Numbers are numbers and truthfully it was a matter of time. Not an if, but more a when, and since things were beginning to be "normal" it makes perfect sense that it would happen now.
The good news
Is that I seem to be out of the woods. I had a couple of relapses, if you will, but for a few days I've not had any signs of fever or weakness. So, I think I'm done with the ugly.
I have to say that even though I was quite happy not getting COVID, I also feel some sort of relief now that I have. I mean, I'm here, didn't end up hospitalized or worse.
My case was also not extreme. I kept track of my oxygenation, and It never dropped to worrying numbers. It's not entirely unthinkable that my immune system is working great, since I've never been one to get sick much and currently have no comorbidities.
The bad...
My family has been freaking out a bit around me. Well, I'm not even welcome at my grandma's house at the moment. I understand it, but I can't help but to feel hurt a bit. Not to say that I expect my 86 y/o grandma to kiss me hello, but still.

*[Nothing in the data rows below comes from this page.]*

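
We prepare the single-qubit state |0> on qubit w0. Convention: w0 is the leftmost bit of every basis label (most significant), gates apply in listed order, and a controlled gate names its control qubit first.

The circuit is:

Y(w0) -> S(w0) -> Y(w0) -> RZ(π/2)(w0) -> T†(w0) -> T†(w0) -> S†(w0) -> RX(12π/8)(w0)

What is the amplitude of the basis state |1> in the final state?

|1> carries amplitude -sqrt(2)*exp(3*I*pi/4)/2 in the final state.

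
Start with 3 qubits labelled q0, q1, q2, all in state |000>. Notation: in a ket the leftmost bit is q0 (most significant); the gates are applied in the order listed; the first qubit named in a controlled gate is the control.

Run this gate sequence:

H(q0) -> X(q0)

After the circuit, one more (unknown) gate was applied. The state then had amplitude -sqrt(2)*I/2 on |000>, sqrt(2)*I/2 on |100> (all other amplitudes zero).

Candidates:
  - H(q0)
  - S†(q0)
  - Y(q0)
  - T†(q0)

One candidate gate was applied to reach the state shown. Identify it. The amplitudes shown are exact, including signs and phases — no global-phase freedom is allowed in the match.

The applied gate was Y(q0).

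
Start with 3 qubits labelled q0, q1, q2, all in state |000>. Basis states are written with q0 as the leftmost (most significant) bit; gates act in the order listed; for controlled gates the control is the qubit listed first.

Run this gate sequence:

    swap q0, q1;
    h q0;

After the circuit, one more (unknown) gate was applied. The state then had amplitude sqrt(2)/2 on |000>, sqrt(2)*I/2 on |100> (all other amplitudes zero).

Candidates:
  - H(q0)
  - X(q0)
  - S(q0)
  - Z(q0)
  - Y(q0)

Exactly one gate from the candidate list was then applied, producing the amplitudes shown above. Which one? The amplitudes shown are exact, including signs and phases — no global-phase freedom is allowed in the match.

It was S(q0) that produced the state shown.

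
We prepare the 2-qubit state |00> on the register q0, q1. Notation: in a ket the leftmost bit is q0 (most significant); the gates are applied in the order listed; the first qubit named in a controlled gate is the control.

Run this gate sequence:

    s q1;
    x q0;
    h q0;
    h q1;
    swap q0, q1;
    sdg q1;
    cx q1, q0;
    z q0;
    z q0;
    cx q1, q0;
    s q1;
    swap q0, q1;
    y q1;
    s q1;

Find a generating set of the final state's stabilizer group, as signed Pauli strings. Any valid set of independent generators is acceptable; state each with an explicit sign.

One valid set of independent stabilizer generators is -XI, -IY (any independent generating set of the same group is equally correct). Key observation: gates 5-12 undo each other exactly, leaving only the rest of the circuit to track.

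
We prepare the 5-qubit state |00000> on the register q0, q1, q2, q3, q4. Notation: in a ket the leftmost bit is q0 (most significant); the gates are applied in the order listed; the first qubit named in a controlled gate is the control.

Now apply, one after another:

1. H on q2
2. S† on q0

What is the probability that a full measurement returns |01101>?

The probability of measuring |01101> is 0.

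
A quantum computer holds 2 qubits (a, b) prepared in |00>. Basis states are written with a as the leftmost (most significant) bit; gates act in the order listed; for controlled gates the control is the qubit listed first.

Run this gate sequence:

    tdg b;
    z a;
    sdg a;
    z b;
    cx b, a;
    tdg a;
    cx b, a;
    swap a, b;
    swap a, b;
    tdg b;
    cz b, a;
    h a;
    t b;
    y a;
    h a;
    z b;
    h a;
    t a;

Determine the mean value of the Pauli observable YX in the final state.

The observable YX averages to 0.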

Also, staying in bed for more than a week can do a number to one's mind. It was driving me insane to say the least, so today I decided to take a stroll around the farm, get some air, away from everyone, of course, but out of the house.
What now?
Not sure... I think I just need to wait some more. I intend to take an ANTIGEN test in the next few days, see if I'm still contagious. If I am, as you must imagine, I'll keep on isolating, but If I'm not, I'm going to go back to working on my shop projects, and reincorporating myself to life, so to speak.